Deforestation still rampant in Zim

Environment
With the extensive reforestation efforts that have been going on for a while now in Zimbabwe, it boggles the mind as to why the country’s forests keep decimating.

With the extensive reforestation efforts that have been going on for a while now in Zimbabwe, it boggles the mind as to why the country’s forests keep decimating.

Report by Chipo Masara

Most areas that used to be characterised by dense forests are now miserably bare.

In its report on the state of the environment in Zimbabwe in 1997, UNDP reported that deforestation was one of the major environmental problems facing the country.

“About 70 000 to 100 000ha of forest cover is estimated to be declining at a rate of 1,5% per year,” said the report.

After the revelation, the government drafted what it termed National Strategy, which consisted of reforestation, promotion of non-consumptive use of forest resources and increased agro-forestry, among other programmes.
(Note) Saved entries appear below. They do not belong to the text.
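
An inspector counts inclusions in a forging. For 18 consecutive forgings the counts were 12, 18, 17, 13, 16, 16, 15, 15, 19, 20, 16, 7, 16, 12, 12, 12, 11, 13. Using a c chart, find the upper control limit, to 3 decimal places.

c̄ = (12 + 18 + 17 + 13 + 16 + 16 + 15 + 15 + 19 + 20 + 16 + 7 + 16 + 12 + 12 + 12 + 11 + 13) / 18 = 260 / 18 = 14.4444
UCL = c̄ + 3√c̄ = 14.4444 + 3 × √14.4444 = 14.4444 + 3 × 3.8006 = 25.8462

25.846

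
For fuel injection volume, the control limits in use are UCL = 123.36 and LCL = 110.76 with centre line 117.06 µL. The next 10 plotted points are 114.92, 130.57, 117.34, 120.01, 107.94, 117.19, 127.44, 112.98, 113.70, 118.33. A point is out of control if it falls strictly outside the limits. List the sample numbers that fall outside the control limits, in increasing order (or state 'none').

Compare each point to [110.76, 123.36]: sample 2 = 130.57 > UCL; sample 5 = 107.94 < LCL; sample 7 = 127.44 > UCL.

2, 5, 7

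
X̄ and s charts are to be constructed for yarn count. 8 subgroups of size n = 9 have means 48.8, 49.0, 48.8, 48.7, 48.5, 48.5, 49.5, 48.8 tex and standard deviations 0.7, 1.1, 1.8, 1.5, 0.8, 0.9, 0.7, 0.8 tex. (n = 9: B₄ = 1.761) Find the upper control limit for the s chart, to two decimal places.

1.83

s̄ = (0.7 + 1.1 + 1.8 + 1.5 + 0.8 + 0.9 + 0.7 + 0.8) / 8 = 1.0375
UCL_s = B₄·s̄ = 1.761 × 1.0375 = 1.8270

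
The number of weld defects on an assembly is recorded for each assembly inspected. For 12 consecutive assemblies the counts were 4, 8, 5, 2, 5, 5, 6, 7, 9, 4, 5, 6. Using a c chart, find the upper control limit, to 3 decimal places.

12.536

c̄ = (4 + 8 + 5 + 2 + 5 + 5 + 6 + 7 + 9 + 4 + 5 + 6) / 12 = 66 / 12 = 5.5000
UCL = c̄ + 3√c̄ = 5.5000 + 3 × √5.5000 = 5.5000 + 3 × 2.3452 = 12.5356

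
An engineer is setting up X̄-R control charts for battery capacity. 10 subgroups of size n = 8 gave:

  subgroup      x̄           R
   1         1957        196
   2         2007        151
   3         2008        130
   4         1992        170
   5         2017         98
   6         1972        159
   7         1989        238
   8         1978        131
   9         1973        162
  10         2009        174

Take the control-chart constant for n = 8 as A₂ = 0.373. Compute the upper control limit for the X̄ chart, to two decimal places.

2050.22

X̄̄ = (1957 + 2007 + 2008 + 1992 + 2017 + 1972 + 1989 + 1978 + 1973 + 2009) / 10 = 19902.0000 / 10 = 1990.2000
R̄ = (196 + 151 + 130 + 170 + 98 + 159 + 238 + 131 + 162 + 174) / 10 = 1609.0000 / 10 = 160.9000
UCL = X̄̄ + A₂·R̄ = 1990.2000 + 0.373 × 160.9000 = 2050.2157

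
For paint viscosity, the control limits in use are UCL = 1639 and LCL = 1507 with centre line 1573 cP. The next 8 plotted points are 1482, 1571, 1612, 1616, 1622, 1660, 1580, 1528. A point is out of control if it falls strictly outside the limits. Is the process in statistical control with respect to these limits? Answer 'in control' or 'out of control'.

Compare each point to [1507, 1639]: sample 1 = 1482 < LCL; sample 6 = 1660 > UCL.

out of control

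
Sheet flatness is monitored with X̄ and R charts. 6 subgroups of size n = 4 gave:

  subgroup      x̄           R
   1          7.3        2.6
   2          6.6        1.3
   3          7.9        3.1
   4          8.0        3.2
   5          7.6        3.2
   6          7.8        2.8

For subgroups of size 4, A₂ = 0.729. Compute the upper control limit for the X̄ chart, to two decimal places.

X̄̄ = (7.3 + 6.6 + 7.9 + 8.0 + 7.6 + 7.8) / 6 = 45.2000 / 6 = 7.5333
R̄ = (2.6 + 1.3 + 3.1 + 3.2 + 3.2 + 2.8) / 6 = 16.2000 / 6 = 2.7000
UCL = X̄̄ + A₂·R̄ = 7.5333 + 0.729 × 2.7000 = 9.5016

9.50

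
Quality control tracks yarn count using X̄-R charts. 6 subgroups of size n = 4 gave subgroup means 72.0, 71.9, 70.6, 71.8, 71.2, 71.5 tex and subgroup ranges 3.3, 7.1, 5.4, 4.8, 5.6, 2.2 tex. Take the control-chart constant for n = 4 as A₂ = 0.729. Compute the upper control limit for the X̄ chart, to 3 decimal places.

74.951

X̄̄ = (72.0 + 71.9 + 70.6 + 71.8 + 71.2 + 71.5) / 6 = 429.0000 / 6 = 71.5000
R̄ = (3.3 + 7.1 + 5.4 + 4.8 + 5.6 + 2.2) / 6 = 28.4000 / 6 = 4.7333
UCL = X̄̄ + A₂·R̄ = 71.5000 + 0.729 × 4.7333 = 74.9506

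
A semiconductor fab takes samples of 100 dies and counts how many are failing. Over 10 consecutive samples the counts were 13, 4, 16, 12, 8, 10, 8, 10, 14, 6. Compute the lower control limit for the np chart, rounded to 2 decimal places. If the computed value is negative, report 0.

p̄ = Σdᵢ / (k·n) = 101 / (10 × 100) = 0.10100
LCL = np̄ − 3·√(np̄(1−p̄)) = 10.1000 − 3 × 3.0133 = 1.0601

1.06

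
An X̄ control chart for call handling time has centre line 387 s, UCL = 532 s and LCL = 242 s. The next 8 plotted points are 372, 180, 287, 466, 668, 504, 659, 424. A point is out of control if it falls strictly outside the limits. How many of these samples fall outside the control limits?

3

Compare each point to [242, 532]: sample 2 = 180 < LCL; sample 5 = 668 > UCL; sample 7 = 659 > UCL.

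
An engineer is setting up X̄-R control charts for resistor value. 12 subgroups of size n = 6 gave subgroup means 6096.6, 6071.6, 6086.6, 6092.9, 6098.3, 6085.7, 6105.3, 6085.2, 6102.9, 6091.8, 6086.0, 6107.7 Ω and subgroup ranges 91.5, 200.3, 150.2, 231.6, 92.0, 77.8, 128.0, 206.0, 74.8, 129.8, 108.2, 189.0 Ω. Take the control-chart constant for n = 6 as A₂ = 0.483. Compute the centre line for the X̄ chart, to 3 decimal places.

X̄̄ = (6096.6 + 6071.6 + 6086.6 + 6092.9 + 6098.3 + 6085.7 + 6105.3 + 6085.2 + 6102.9 + 6091.8 + 6086.0 + 6107.7) / 12 = 73110.6000 / 12 = 6092.5500
CL = X̄̄ = 6092.5500

6092.550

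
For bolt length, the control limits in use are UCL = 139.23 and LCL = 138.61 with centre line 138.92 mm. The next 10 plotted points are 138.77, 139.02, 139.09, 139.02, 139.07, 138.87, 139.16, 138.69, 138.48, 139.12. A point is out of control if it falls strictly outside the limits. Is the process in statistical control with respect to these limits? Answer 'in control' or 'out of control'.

out of control

Compare each point to [138.61, 139.23]: sample 9 = 138.48 < LCL.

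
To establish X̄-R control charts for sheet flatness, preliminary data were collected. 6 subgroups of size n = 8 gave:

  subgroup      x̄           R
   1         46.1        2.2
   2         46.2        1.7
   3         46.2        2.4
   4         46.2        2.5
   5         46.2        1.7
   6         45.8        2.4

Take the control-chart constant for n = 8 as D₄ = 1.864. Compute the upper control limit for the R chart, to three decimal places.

R̄ = (2.2 + 1.7 + 2.4 + 2.5 + 1.7 + 2.4) / 6 = 12.9000 / 6 = 2.1500
UCL_R = D₄·R̄ = 1.864 × 2.1500 = 4.0076

4.008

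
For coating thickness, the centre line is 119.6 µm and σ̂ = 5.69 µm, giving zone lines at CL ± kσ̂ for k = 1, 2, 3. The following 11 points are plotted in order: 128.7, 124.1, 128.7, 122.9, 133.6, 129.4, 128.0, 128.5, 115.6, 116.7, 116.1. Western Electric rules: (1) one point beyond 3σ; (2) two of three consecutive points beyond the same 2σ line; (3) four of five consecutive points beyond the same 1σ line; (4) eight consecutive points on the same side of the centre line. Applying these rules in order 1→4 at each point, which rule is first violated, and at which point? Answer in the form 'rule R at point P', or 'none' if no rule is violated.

rule 3 at point 7

Zone of each point (C = within 1σ̂, B = 1σ̂–2σ̂, A = 2σ̂–3σ̂, * = beyond 3σ̂; sign = side of CL): 1:+B, 2:+C, 3:+B, 4:+C, 5:+A, 6:+B, 7:+B, 8:+B, 9:-C, 10:-C, 11:-C
Rule 3 (four of five consecutive points beyond the same 1σ limit) is satisfied at point 7.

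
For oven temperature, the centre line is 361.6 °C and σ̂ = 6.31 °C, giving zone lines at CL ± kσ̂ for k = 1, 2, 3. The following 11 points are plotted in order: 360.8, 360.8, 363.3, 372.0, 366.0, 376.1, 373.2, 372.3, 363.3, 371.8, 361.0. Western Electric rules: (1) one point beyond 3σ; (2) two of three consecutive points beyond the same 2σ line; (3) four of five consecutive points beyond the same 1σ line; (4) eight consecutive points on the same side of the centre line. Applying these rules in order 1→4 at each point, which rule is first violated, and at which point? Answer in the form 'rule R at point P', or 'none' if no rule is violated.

rule 3 at point 8

Zone of each point (C = within 1σ̂, B = 1σ̂–2σ̂, A = 2σ̂–3σ̂, * = beyond 3σ̂; sign = side of CL): 1:-C, 2:-C, 3:+C, 4:+B, 5:+C, 6:+A, 7:+B, 8:+B, 9:+C, 10:+B, 11:-C
Rule 3 (four of five consecutive points beyond the same 1σ limit) is satisfied at point 8.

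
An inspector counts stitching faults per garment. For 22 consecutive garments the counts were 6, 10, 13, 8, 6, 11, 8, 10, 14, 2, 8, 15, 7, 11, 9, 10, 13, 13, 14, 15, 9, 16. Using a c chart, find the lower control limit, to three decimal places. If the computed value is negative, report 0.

0.706

c̄ = (6 + 10 + 13 + 8 + 6 + 11 + 8 + 10 + 14 + 2 + 8 + 15 + 7 + 11 + 9 + 10 + 13 + 13 + 14 + 15 + 9 + 16) / 22 = 228 / 22 = 10.3636
LCL = c̄ − 3√c̄ = 10.3636 − 3 × 3.2193 = 0.7059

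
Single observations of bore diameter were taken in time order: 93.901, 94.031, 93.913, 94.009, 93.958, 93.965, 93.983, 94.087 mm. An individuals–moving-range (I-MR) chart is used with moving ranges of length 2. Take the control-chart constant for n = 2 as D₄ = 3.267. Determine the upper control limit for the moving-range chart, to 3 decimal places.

0.245

Moving ranges: 0.130, 0.118, 0.096, 0.051, 0.007, 0.018, 0.104; M̄R̄ = 0.5240 / 7 = 0.0749
UCL_MR = D₄·M̄R̄ = 3.267 × 0.0749 = 0.2446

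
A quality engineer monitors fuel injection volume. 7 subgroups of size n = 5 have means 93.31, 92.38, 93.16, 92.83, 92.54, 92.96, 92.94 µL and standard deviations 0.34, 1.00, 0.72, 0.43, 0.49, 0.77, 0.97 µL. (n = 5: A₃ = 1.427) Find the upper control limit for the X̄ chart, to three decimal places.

X̄̄ = (93.31 + 92.38 + 93.16 + 92.83 + 92.54 + 92.96 + 92.94) / 7 = 92.8743
s̄ = (0.34 + 1.00 + 0.72 + 0.43 + 0.49 + 0.77 + 0.97) / 7 = 0.6743
UCL = X̄̄ + A₃·s̄ = 92.8743 + 1.427 × 0.6743 = 93.8365

93.836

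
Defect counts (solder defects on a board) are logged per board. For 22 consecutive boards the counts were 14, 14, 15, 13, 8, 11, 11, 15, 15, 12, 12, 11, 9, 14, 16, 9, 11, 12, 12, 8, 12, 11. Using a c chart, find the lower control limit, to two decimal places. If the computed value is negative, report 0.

c̄ = (14 + 14 + 15 + 13 + 8 + 11 + 11 + 15 + 15 + 12 + 12 + 11 + 9 + 14 + 16 + 9 + 11 + 12 + 12 + 8 + 12 + 11) / 22 = 265 / 22 = 12.0455
LCL = c̄ − 3√c̄ = 12.0455 − 3 × 3.4707 = 1.6335

1.63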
This, they said, was meant to encourage sustainable management of forests. But reports say Zimbabwe lost 21% of its forest cover between 1990 and 2005 — a loss of approximately 312 900 hectares on average.

From the look of things, the strategy hasn’t yielded results. In fact, loss of forest cover has increased rapidly between 2005 and 2012.

Trees cut for firewood There are a number of activities taking placethat would help explain why the country continues to lose trees. Because the government has to date still not managed to provide enough electricity to its people, trees continue to be cut to sustain energy needs.

Going around the country’s highways, bundles of firewood (most of it from indigenous trees) can be seen the whole way. The sale of firewood has become big business in Zimbabwe and will continue to be as long as electricity remains a problem.

There are reports that people who recently invaded Save River Conservancy, are seen frequently transporting truck-loads of cut down (indigenous) trees for sale as firewood in Masvingo.

Regrettably, unlike eucalyptus and other fast-growing tree types, indigenous trees take a very long time to reach maturity, between 75 and 150 years on average.

The Brachystegia Spiciformis tree, locally known as the Musasa (Shona) and Igonda (isiNdebele) for instance, is slow-growing and takes up to 250 years to fully mature. When indigenous trees are cut down, some of them can be lost forever.

Veld fires, which are turning out to be a persistent problem in the country, have done their fair share of damage to the country’s forests. In spite of the heavy fines put in place, offenders seem to always go undetected. It is still unclear why people start forest fires, although in some parts it is believed to be a hunting mechanism to catch mice and other animals for the pot.

Last year, the Forestry Commission embarked on a vigorous tree re-planting exercise that meant to see a total of 10 million trees planted countrywide. Although the target was met, it is most likely that the bulk of the newly planted trees have since been wiped out by veld fires.

“After undertaking such an extensive tree-planting exercise, it is very disheartening to know that the efforts are going to waste. It defeats the whole purpose. But that will not deter us, obviously,” said Violet Makoto, spokesperson for Forestry Commission.

Like Forestry Commission, Nyaradzo Group [the funeral services company] also embarked on an extensive nationwide tree-planting campaign last rainy season. Their efforts might also have gone to waste.

Tobacco farming also to blame the most serious threat to what’s left of the country’s forests seems to be the tobacco farming industry, which is (ironically) being hailed as a huge success, following the land reform programme.

The new crop of tobacco farmers, most of whom are still small-scale, insist they cannot yet afford to purchase coal to use in curing their crop.

As a result, they have been cutting down trees to use in the curing process. Furthermore, they mostly target indigenous trees, which burn for longer.

On a visit to Makoni district in Manicaland province last year, which is dominantly a tobacco-farming area, I could see large amounts of indigenous trees piled at almost every farm visited.

In an effort to curb the practice, a statutory instrument was drafted that would require each tobacco farmer to have a personal woodlot on his farm, from which he would collect wood for curing the crop.

But because the policy has not yet been made mandatory, most farmers have evidently chosen to ignore the initiative.

In the meantime, Zimbabwe remains one of the top 10 countries facing deforestation in the world.